Cibercondria: a doença da era digital
Enviada em 27/09/2019
No longa-metragem “O Fabuloso Destino de Amélie Poulain”, a personagem hipocondríaca Georgette, expõe ao espectador o hábito de sempre se automedicar, alegando manchas na pele e doenças inexistentes. Analogamente, fora da ficção, com o advento da internet e a facilidade de informação, a hipocondria converteu-se em cibercondria, transtorno que consiste em pesquisar na internet sintomas relacionados à determinadas enfermidades. Nesse sentido, é necessário analisar tal quadro intrinsecamente ligado à negligência governamental e ao controle que a web exerce sobre a mente humana.

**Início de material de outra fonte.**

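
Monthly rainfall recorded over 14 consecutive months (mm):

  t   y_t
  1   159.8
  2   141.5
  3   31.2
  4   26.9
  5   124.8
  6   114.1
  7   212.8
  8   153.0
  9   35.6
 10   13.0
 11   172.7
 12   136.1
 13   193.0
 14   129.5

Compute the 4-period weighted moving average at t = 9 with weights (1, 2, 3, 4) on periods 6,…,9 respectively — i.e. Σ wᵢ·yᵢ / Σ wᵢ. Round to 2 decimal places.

Weighted sum: 1·114.1 + 2·212.8 + 3·153.0 + 4·35.6 = 114.1 + 425.6 + 459.0 + 142.4 = 1141.1
Weight total: 1 + 2 + 3 + 4 = 10
WMA = 1141.1 / 10 = 114.11

114.11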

A priori, é importante considerar que, o precário serviço público de saúde e o mau atendimento médico oferecido à população, estimulam os brasileiros a se automedicarem e a não procurarem assistência médica. Como comprova a pesquisa do site G1, a qual aponta que 76,4% dos brasileiros têm hábito de se automedicarem. Dessa forma, fica claro que o Governo negligencia tal situação, posto que é dever do Estado oferecer saúde pública de qualidade para o povo.
Outrossim, com o surgimento de sites que informam sintomas e tratamentos para doenças, a “World Wide Web” passou a influenciar diretamente no bem-estar dos indivíduos e induziu ao autodiagnóstico. Evidencia-se, portanto, o pensamento do físico Albert Einstein, ao mecanizar que “é aterradoramente claro que a tecnologia ultrapassou a humanidade”. Enfim, a internet se tornou capaz de manipular até a saúde dos cidadãos.
Diante dos fatos supracitados, medidas são necessárias para amenizar o quadro atual. Logo, torna-se fundamental uma ação conjunta entre Ministério da Saúde e mídia, que como formadora de opinião, por meio de campanhas publicitárias e propagandas, alertem a população sobre os sintomas da cibercondria e os prejuízos que esse malefício pode causar à saúde. Essa medida irá conscientizar as pessoas em relação à importância de buscar auxílio médico e tratamentos com medicamentos prescritos por um profissional da saúde. Assim, será possível combater a cibercondria e auxiliar a sociedade contemporânea a ter melhor qualidade de vida.